In the Independent India, Western (or modern) medicine was adopted as the official healthcare program of the country. Striking decline in epidemics and increase in lifespan in the last century led to the ascendance of modern medicine to this status. Rapid strides in surgical technology further contributed to the efficacy of modern medicine. It is accepted and promoted as the official heathcare system by almost all countries of the world. In India, more than 90% of the national health budget is allocated for medical treatment. Health policies and programs are primarily controlled by medical professionals, as is the highest governing body—Indian Medical Council, with most of the research budget allocated for Western medicine. To promote indigenous systems, a separate Department of Ayurveda, Yoga, Unani, Siddha, and Homoeopathy (AYUSH) was created in 2003 within the Ministry of Health and Family Welfare with additional funding. Both that is not enough. Indigenous systems are struggling against the dominant status of modern medicine in public healthcare program. Another scenario which is noticeable is the resurgence of Āyurveda in recent time as a public movement. Realizing that Western medicine has only palliative treatment for chronic diseases, patients are more frequently gravitating toward Āyurveda and alternative medicines. Similarly the popularity of the folk medicine can be gauged from the fact that attendance at traditional healing centers is on rise. As Joshi (1988) contended, Indian patients go to the medical doctor for the organic causes of their diseases, as the same set of patients go to a faith healer for metaphysical causes of their suffering. There are no research studies but one can expect that among the same lot many would be practicing Yoga and meditation also. Indian patients rarely confine themselves to one mode of treatment. Given the scenario that medical doctors including psychiatrists are often unable to cope with the quantum of patients, they have to handle every day in government hospitals. They hardly have time and skills to deal with patients’ fears and anxieties, and often patients remain dissatisfied with the mode of treatment (Nanda, 2009). They resort to traditional practitioners and feel comfortable in communicating with them. Indian patients are pragmatic and plurality of healthcare systems in the country is of great advantage.
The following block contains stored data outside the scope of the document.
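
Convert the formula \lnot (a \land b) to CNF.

\lnot (a \land b)
= \lnot a \lor \lnot b   (De Morgan)

\lnot a \lor \lnot b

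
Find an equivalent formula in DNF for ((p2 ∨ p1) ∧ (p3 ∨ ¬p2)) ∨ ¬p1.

((p2 ∨ p1) ∧ (p3 ∨ ¬p2)) ∨ ¬p1
⇔ (p2 ∧ p3) ∨ (p2 ∧ ¬p2) ∨ (p1 ∧ p3) ∨ (p1 ∧ ¬p2) ∨ ¬p1   — distribute ∧ over ∨
⇔ (p2 ∧ p3) ∨ (p1 ∧ p3) ∨ (p1 ∧ ¬p2) ∨ ¬p1   — simplify

(p2 ∧ p3) ∨ (p1 ∧ p3) ∨ (p1 ∧ ¬p2) ∨ ¬p1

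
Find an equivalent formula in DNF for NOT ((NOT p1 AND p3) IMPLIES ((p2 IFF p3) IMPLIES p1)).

NOT p1 AND p3 AND p2

NOT ((NOT p1 AND p3) IMPLIES ((p2 IFF p3) IMPLIES p1))
≡ NOT (NOT (NOT p1 AND p3) OR ((p2 IFF p3) IMPLIES p1))   [eliminate IMPLIES]
≡ NOT (NOT (NOT p1 AND p3) OR NOT (p2 IFF p3) OR p1)   [eliminate IMPLIES]
≡ NOT (NOT (NOT p1 AND p3) OR NOT ((p2 IMPLIES p3) AND (p3 IMPLIES p2)) OR p1)   [eliminate IFF]
≡ NOT (NOT (NOT p1 AND p3) OR NOT ((NOT p2 OR p3) AND (p3 IMPLIES p2)) OR p1)   [eliminate IMPLIES]
≡ NOT (NOT (NOT p1 AND p3) OR NOT ((NOT p2 OR p3) AND (NOT p3 OR p2)) OR p1)   [eliminate IMPLIES]
≡ NOT NOT (NOT p1 AND p3) AND NOT NOT ((NOT p2 OR p3) AND (NOT p3 OR p2)) AND NOT p1   [De Morgan]
≡ NOT p1 AND p3 AND NOT NOT ((NOT p2 OR p3) AND (NOT p3 OR p2)) AND NOT p1   [double negation]
≡ NOT p1 AND p3 AND (NOT p2 OR p3) AND (NOT p3 OR p2) AND NOT p1   [double negation]
≡ (NOT p1 AND p3 AND NOT p2 AND NOT p3 AND NOT p1) OR (NOT p1 AND p3 AND NOT p2 AND p2 AND NOT p1) OR (NOT p1 AND p3 AND p3 AND NOT p3 AND NOT p1) OR (NOT p1 AND p3 AND p3 AND p2 AND NOT p1)   [distribute AND over OR]
≡ NOT p1 AND p3 AND p2   [simplify]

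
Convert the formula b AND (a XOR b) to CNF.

b AND (a XOR b)
= b AND (a OR b) AND NOT (a AND b)
= b AND (a OR b) AND (NOT a OR NOT b)
= b AND (NOT a OR NOT b)

b AND (NOT a OR NOT b)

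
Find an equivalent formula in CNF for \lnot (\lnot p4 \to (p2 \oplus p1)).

\lnot (\lnot p4 \to (p2 \oplus p1))
⇔ \lnot (\lnot \lnot p4 \lor (p2 \oplus p1))   (eliminate \to)
⇔ \lnot (\lnot \lnot p4 \lor ((p2 \lor p1) \land \lnot (p2 \land p1)))   (expand \oplus)
⇔ \lnot \lnot \lnot p4 \land \lnot ((p2 \lor p1) \land \lnot (p2 \land p1))   (De Morgan)
⇔ \lnot p4 \land \lnot ((p2 \lor p1) \land \lnot (p2 \land p1))   (double negation)
⇔ \lnot p4 \land (\lnot (p2 \lor p1) \lor \lnot \lnot (p2 \land p1))   (De Morgan)
⇔ \lnot p4 \land ((\lnot p2 \land \lnot p1) \lor \lnot \lnot (p2 \land p1))   (De Morgan)
⇔ \lnot p4 \land ((\lnot p2 \land \lnot p1) \lor (p2 \land p1))   (double negation)
⇔ \lnot p4 \land (\lnot p2 \lor p2) \land (\lnot p2 \lor p1) \land (\lnot p1 \lor p2) \land (\lnot p1 \lor p1)   (distribute \lor over \land)
⇔ \lnot p4 \land (\lnot p2 \lor p1) \land (\lnot p1 \lor p2)   (simplify)

\lnot p4 \land (\lnot p2 \lor p1) \land (\lnot p1 \lor p2)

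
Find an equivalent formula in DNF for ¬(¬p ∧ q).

p ∨ ¬q

¬(¬p ∧ q)
= ¬¬p ∨ ¬q   (De Morgan)
= p ∨ ¬q   (double negation)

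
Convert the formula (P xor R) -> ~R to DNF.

(R & P) | ~R

(P xor R) -> ~R
≡ ~(P xor R) | ~R   [eliminate ->]
≡ ~((P & ~R) | (~P & R)) | ~R   [expand xor]
≡ (~(P & ~R) & ~(~P & R)) | ~R   [De Morgan]
≡ ((~P | ~~R) & ~(~P & R)) | ~R   [De Morgan]
≡ ((~P | R) & ~(~P & R)) | ~R   [double negation]
≡ ((~P | R) & (~~P | ~R)) | ~R   [De Morgan]
≡ ((~P | R) & (P | ~R)) | ~R   [double negation]
≡ (~P & P) | (~P & ~R) | (R & P) | (R & ~R) | ~R   [distribute & over |]
≡ (R & P) | ~R   [simplify]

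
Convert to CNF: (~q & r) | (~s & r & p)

(~q | ~s) & (~q | p) & r

(~q & r) | (~s & r & p)
≡ (~q | ~s) & (~q | r) & (~q | p) & (r | ~s) & (r | r) & (r | p)   [distribute | over &]
≡ (~q | ~s) & (~q | p) & r   [simplify]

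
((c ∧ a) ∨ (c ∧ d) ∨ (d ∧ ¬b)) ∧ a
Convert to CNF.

((c ∧ a) ∨ (c ∧ d) ∨ (d ∧ ¬b)) ∧ a
⇔ (c ∨ c ∨ d) ∧ (c ∨ c ∨ ¬b) ∧ (c ∨ d ∨ d) ∧ (c ∨ d ∨ ¬b) ∧ (a ∨ c ∨ d) ∧ (a ∨ c ∨ ¬b) ∧ (a ∨ d ∨ d) ∧ (a ∨ d ∨ ¬b) ∧ a   [distribute ∨ over ∧]
⇔ (c ∨ d) ∧ (c ∨ ¬b) ∧ a   [simplify]

(c ∨ d) ∧ (c ∨ ¬b) ∧ a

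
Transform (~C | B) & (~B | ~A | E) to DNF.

(~C | B) & (~B | ~A | E)
⇔ (~C & ~B) | (~C & ~A) | (~C & E) | (B & ~B) | (B & ~A) | (B & E)
⇔ (~C & ~B) | (~C & ~A) | (~C & E) | (B & ~A) | (B & E)

(~C & ~B) | (~C & ~A) | (~C & E) | (B & ~A) | (B & E)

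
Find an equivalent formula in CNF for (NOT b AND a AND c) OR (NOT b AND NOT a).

NOT b AND (c OR NOT a)

(NOT b AND a AND c) OR (NOT b AND NOT a)
⇔ (NOT b OR NOT b) AND (NOT b OR NOT a) AND (a OR NOT b) AND (a OR NOT a) AND (c OR NOT b) AND (c OR NOT a)   — distribute OR over AND
⇔ NOT b AND (c OR NOT a)   — simplify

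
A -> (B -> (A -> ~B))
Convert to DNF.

A -> (B -> (A -> ~B))
⇔ ~A | (B -> (A -> ~B))   — eliminate ->
⇔ ~A | ~B | (A -> ~B)   — eliminate ->
⇔ ~A | ~B | ~A | ~B   — eliminate ->
⇔ ~A | ~B   — simplify

~A | ~B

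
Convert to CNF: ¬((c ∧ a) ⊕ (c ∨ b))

(¬c ∨ a) ∧ (¬b ∨ c) ∧ (¬b ∨ a)

¬((c ∧ a) ⊕ (c ∨ b))
≡ ¬(((c ∧ a) ∨ c ∨ b) ∧ ¬(c ∧ a ∧ (c ∨ b)))   [expand ⊕]
≡ ¬((c ∧ a) ∨ c ∨ b) ∨ ¬¬(c ∧ a ∧ (c ∨ b))   [De Morgan]
≡ (¬(c ∧ a) ∧ ¬c ∧ ¬b) ∨ ¬¬(c ∧ a ∧ (c ∨ b))   [De Morgan]
≡ ((¬c ∨ ¬a) ∧ ¬c ∧ ¬b) ∨ ¬¬(c ∧ a ∧ (c ∨ b))   [De Morgan]
≡ ((¬c ∨ ¬a) ∧ ¬c ∧ ¬b) ∨ (c ∧ a ∧ (c ∨ b))   [double negation]
≡ (¬c ∨ ¬a ∨ c) ∧ (¬c ∨ ¬a ∨ a) ∧ (¬c ∨ ¬a ∨ c ∨ b) ∧ (¬c ∨ c) ∧ (¬c ∨ a) ∧ (¬c ∨ c ∨ b) ∧ (¬b ∨ c) ∧ (¬b ∨ a) ∧ (¬b ∨ c ∨ b)   [distribute ∨ over ∧]
≡ (¬c ∨ a) ∧ (¬b ∨ c) ∧ (¬b ∨ a)   [simplify]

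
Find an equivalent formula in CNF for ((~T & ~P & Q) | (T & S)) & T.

((~T & ~P & Q) | (T & S)) & T
⇔ (~T | T) & (~T | S) & (~P | T) & (~P | S) & (Q | T) & (Q | S) & T   (distribute | over &)
⇔ (~T | S) & (~P | S) & (Q | S) & T   (simplify)

(~T | S) & (~P | S) & (Q | S) & T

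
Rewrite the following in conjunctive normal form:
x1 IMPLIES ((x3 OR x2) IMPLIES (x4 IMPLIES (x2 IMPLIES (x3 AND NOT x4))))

x1 IMPLIES ((x3 OR x2) IMPLIES (x4 IMPLIES (x2 IMPLIES (x3 AND NOT x4))))
≡ NOT x1 OR ((x3 OR x2) IMPLIES (x4 IMPLIES (x2 IMPLIES (x3 AND NOT x4))))   [eliminate IMPLIES]
≡ NOT x1 OR NOT (x3 OR x2) OR (x4 IMPLIES (x2 IMPLIES (x3 AND NOT x4)))   [eliminate IMPLIES]
≡ NOT x1 OR NOT (x3 OR x2) OR NOT x4 OR (x2 IMPLIES (x3 AND NOT x4))   [eliminate IMPLIES]
≡ NOT x1 OR NOT (x3 OR x2) OR NOT x4 OR NOT x2 OR (x3 AND NOT x4)   [eliminate IMPLIES]
≡ NOT x1 OR (NOT x3 AND NOT x2) OR NOT x4 OR NOT x2 OR (x3 AND NOT x4)   [De Morgan]
≡ (NOT x1 OR NOT x3 OR NOT x4 OR NOT x2 OR x3) AND (NOT x1 OR NOT x3 OR NOT x4 OR NOT x2 OR NOT x4) AND (NOT x1 OR NOT x2 OR NOT x4 OR NOT x2 OR x3) AND (NOT x1 OR NOT x2 OR NOT x4 OR NOT x2 OR NOT x4)   [distribute OR over AND]
≡ NOT x1 OR NOT x2 OR NOT x4   [simplify]

NOT x1 OR NOT x2 OR NOT x4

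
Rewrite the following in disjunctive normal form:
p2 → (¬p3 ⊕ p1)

¬p2 ∨ (¬p3 ∧ ¬p1) ∨ (p3 ∧ p1)

p2 → (¬p3 ⊕ p1)
≡ ¬p2 ∨ (¬p3 ⊕ p1)   [eliminate →]
≡ ¬p2 ∨ (¬p3 ∧ ¬p1) ∨ (¬¬p3 ∧ p1)   [expand ⊕]
≡ ¬p2 ∨ (¬p3 ∧ ¬p1) ∨ (p3 ∧ p1)   [double negation]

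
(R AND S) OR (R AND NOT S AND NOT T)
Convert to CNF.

R AND (S OR NOT T)

(R AND S) OR (R AND NOT S AND NOT T)
= (R OR R) AND (R OR NOT S) AND (R OR NOT T) AND (S OR R) AND (S OR NOT S) AND (S OR NOT T)   [distribute OR over AND]
= R AND (S OR NOT T)   [simplify]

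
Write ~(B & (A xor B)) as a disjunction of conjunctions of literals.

~(B & (A xor B))
= ~(B & ((A & ~B) | (~A & B)))   [expand xor]
= ~B | ~((A & ~B) | (~A & B))   [De Morgan]
= ~B | (~(A & ~B) & ~(~A & B))   [De Morgan]
= ~B | ((~A | ~~B) & ~(~A & B))   [De Morgan]
= ~B | ((~A | B) & ~(~A & B))   [double negation]
= ~B | ((~A | B) & (~~A | ~B))   [De Morgan]
= ~B | ((~A | B) & (A | ~B))   [double negation]
= ~B | (~A & A) | (~A & ~B) | (B & A) | (B & ~B)   [distribute & over |]
= ~B | (B & A)   [simplify]

~B | (B & A)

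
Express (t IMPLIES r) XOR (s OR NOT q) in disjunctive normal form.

(NOT t AND NOT s AND q) OR (r AND NOT s AND q) OR (t AND NOT r AND s) OR (t AND NOT r AND NOT q)

(t IMPLIES r) XOR (s OR NOT q)
⇔ ((t IMPLIES r) AND NOT (s OR NOT q)) OR (NOT (t IMPLIES r) AND (s OR NOT q))   — expand XOR
⇔ ((NOT t OR r) AND NOT (s OR NOT q)) OR (NOT (t IMPLIES r) AND (s OR NOT q))   — eliminate IMPLIES
⇔ ((NOT t OR r) AND NOT (s OR NOT q)) OR (NOT (NOT t OR r) AND (s OR NOT q))   — eliminate IMPLIES
⇔ ((NOT t OR r) AND NOT s AND NOT NOT q) OR (NOT (NOT t OR r) AND (s OR NOT q))   — De Morgan
⇔ ((NOT t OR r) AND NOT s AND q) OR (NOT (NOT t OR r) AND (s OR NOT q))   — double negation
⇔ ((NOT t OR r) AND NOT s AND q) OR (NOT NOT t AND NOT r AND (s OR NOT q))   — De Morgan
⇔ ((NOT t OR r) AND NOT s AND q) OR (t AND NOT r AND (s OR NOT q))   — double negation
⇔ (NOT t AND NOT s AND q) OR (r AND NOT s AND q) OR (t AND NOT r AND s) OR (t AND NOT r AND NOT q)   — distribute AND over OR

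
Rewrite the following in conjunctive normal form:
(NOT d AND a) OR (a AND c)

(NOT d OR c) AND a

(NOT d AND a) OR (a AND c)
≡ (NOT d OR a) AND (NOT d OR c) AND (a OR a) AND (a OR c)
≡ (NOT d OR c) AND a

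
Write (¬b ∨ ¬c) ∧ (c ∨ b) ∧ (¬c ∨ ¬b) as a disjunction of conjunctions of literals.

(¬b ∧ c) ∨ (¬c ∧ b)

(¬b ∨ ¬c) ∧ (c ∨ b) ∧ (¬c ∨ ¬b)
⇔ (¬b ∧ c ∧ ¬c) ∨ (¬b ∧ c ∧ ¬b) ∨ (¬b ∧ b ∧ ¬c) ∨ (¬b ∧ b ∧ ¬b) ∨ (¬c ∧ c ∧ ¬c) ∨ (¬c ∧ c ∧ ¬b) ∨ (¬c ∧ b ∧ ¬c) ∨ (¬c ∧ b ∧ ¬b)   — distribute ∧ over ∨
⇔ (¬b ∧ c) ∨ (¬c ∧ b)   — simplify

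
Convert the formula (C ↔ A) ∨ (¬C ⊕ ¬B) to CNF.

(C ↔ A) ∨ (¬C ⊕ ¬B)
≡ ((C → A) ∧ (A → C)) ∨ (¬C ⊕ ¬B)
≡ ((¬C ∨ A) ∧ (A → C)) ∨ (¬C ⊕ ¬B)
≡ ((¬C ∨ A) ∧ (¬A ∨ C)) ∨ (¬C ⊕ ¬B)
≡ ((¬C ∨ A) ∧ (¬A ∨ C)) ∨ ((¬C ∨ ¬B) ∧ ¬(¬C ∧ ¬B))
≡ ((¬C ∨ A) ∧ (¬A ∨ C)) ∨ ((¬C ∨ ¬B) ∧ (¬¬C ∨ ¬¬B))
≡ ((¬C ∨ A) ∧ (¬A ∨ C)) ∨ ((¬C ∨ ¬B) ∧ (C ∨ ¬¬B))
≡ ((¬C ∨ A) ∧ (¬A ∨ C)) ∨ ((¬C ∨ ¬B) ∧ (C ∨ B))
≡ (¬C ∨ A ∨ ¬C ∨ ¬B) ∧ (¬C ∨ A ∨ C ∨ B) ∧ (¬A ∨ C ∨ ¬C ∨ ¬B) ∧ (¬A ∨ C ∨ C ∨ B)
≡ (¬C ∨ A ∨ ¬B) ∧ (¬A ∨ C ∨ B)

(¬C ∨ A ∨ ¬B) ∧ (¬A ∨ C ∨ B)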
Looking back at the preceding 100 years of journey of Western medicine and psychoanalysis in India, two lessons are clear. One, the progress of indigenization of Freudian psychoanalysis that began with Girindrasekhar Bose needs to be understood in the light of four millennia long history of Indian healthcare systems and its liberal tradition. We need to take lessons from our own history. Psychoanalysis is on decline worldwide in last 5–6 decades, but it is not likely to perish from India but would survive in some indigenous form. Two, in accommodating a new system of medicine, the existing systems also undergo change to create space in which a new system may locate itself. This process will have its ups and downs, and new turns in coming times and may, follow similar pattern as are observable in other traditional, liberal, and dynamic societies. Only history will tell whether Western medicine and psychoanalysis will continue in India as independent and parallel systems of health and healing, or will survive as alternative systems in future.